The employee is disadvantaged because they have no sense of job security and this is a situation that does not bode well with their economic wellbeing and career advancement.

The Labour Court ruled that Simbi Steelmakers’ conduct was akin to casualising labour.

It reasoned that the practice of renewing short term contracts repeatedly was prohibited by section 46(1) of the Constitution, which charges local courts to factor international law.

It also relied on section 65(4), which prescribes the implementation of just and equitable work conditions.

The judgment

Dissatisfied once more with the judgment, Simbi Steelmakers appealed to the Supreme Court arguing that the workers had not become permanent workers simply by the continuous renewal of their fixed term contracts.

They opposed that this amounted to casualisation of labour.

The Supreme Court emphasised that the intention of a fixed contract of employment is clear.

It expires on the stipulated date and, hence, there is no justification to turn it into a permanent contract simply because it has been continually renewed whenever it expired.

Whereas, on the other hand, casual work depends on the work itself and permanence is justified because it’s conclusion is unknown and employees cannot be casual workers forever.

If the work is still there and continuing after six continuous weeks in a four-month period, there is justification to turn it into permanent work because it could even last for years.

A typical example is restaurant waiters.

They may have been employed as casual workers at the beginning, but if the restaurant business thrives it may even continue to run for many years with the same waiters.

The law requires that they be installed as permanent employees as they cannot be casual workers forever.

The Supreme Court ruled in favour of Simbi Steelmakers and against the employees, the arbitrator and Labour Court.

The Supreme Court found that the 43 employees were not casual workers, but were on fixed term contracts and, hence, there was no justification to allege unfair dismissal or turn their contracts into permanent contracts.

The Supreme Court emphasised the difference between casual workers and fixed term contract employees.

It said employers cannot be forced to employ fixed term workers permanently simply because of continued renewal of their contracts.

Misinterpreting section (12)3 causes people to think that fixed term contracts become permanent contracts after more than six continuous weeks yet the clause refers specifically to casual workers.

The Supreme Court further and importantly ruled that employers can continue to renew fixed term contracts indefinitely as long as they do not deprive employees of basic employment rights such as their remuneration, appropriate notice periods, vacation leave, sick leave, special leave, public holidays off and maternity leave.

Miriam Tose Majome is a lawyer and a teacher. She can be contacted on enquiries@legalpractitioners.org

6 Comments

  1. Thank you for highlighting the difference so clear.

  2. good article

  3. Thank you for the article.

    Conversely, the NEC Commercial Sector now stipulates that a fixed term contract can only be renewed six times. Thereafter, an employee is deemed to have become an employee on a contract of employment without limit of time on the day of expiry.

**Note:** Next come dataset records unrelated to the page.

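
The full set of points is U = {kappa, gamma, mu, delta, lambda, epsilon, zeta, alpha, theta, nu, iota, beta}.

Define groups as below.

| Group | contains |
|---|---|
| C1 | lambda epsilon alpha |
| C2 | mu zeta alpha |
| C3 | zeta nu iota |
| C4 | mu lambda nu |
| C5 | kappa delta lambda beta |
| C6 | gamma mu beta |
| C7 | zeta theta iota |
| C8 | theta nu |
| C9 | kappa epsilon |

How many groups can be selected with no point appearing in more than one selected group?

3

C3, C6, C9 are pairwise disjoint (C3={zeta,nu,iota}; C6={gamma,mu,beta}; C9={kappa,epsilon}).
Every remaining group overlaps one of these, and no 4 of the listed groups are pairwise disjoint, so 3 is the maximum.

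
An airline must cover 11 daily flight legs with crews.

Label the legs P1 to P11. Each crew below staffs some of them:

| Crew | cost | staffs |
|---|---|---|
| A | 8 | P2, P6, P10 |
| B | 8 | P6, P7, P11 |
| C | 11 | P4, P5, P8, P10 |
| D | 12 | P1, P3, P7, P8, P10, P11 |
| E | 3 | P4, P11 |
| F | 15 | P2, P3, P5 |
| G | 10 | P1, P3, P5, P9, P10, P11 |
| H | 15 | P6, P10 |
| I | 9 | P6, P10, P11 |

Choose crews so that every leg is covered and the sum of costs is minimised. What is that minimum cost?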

    Employers be guided accordingly.

  4. Dear Miriam,
    Fixed Term contracts
    If any employee’s contracts has been renewed for many years at the end of the contract does the employee get a package, for every two years served the employee gets one month salary.
    My other question is what about if the employee has been found to be under performing? And he is required to leave the organization at the end of his contract? What does he get in terms of benefits.

  5. Tendai Chiunya

    The Labour Act Amendment bill of 2015 is clear on that. Every employee is qualified to be paid two weeks pay for every year served upon termination. Termination, might it be mutual or dismissal.

    This position has been appealed against but the Act’s provision still stand until otherwise overturned.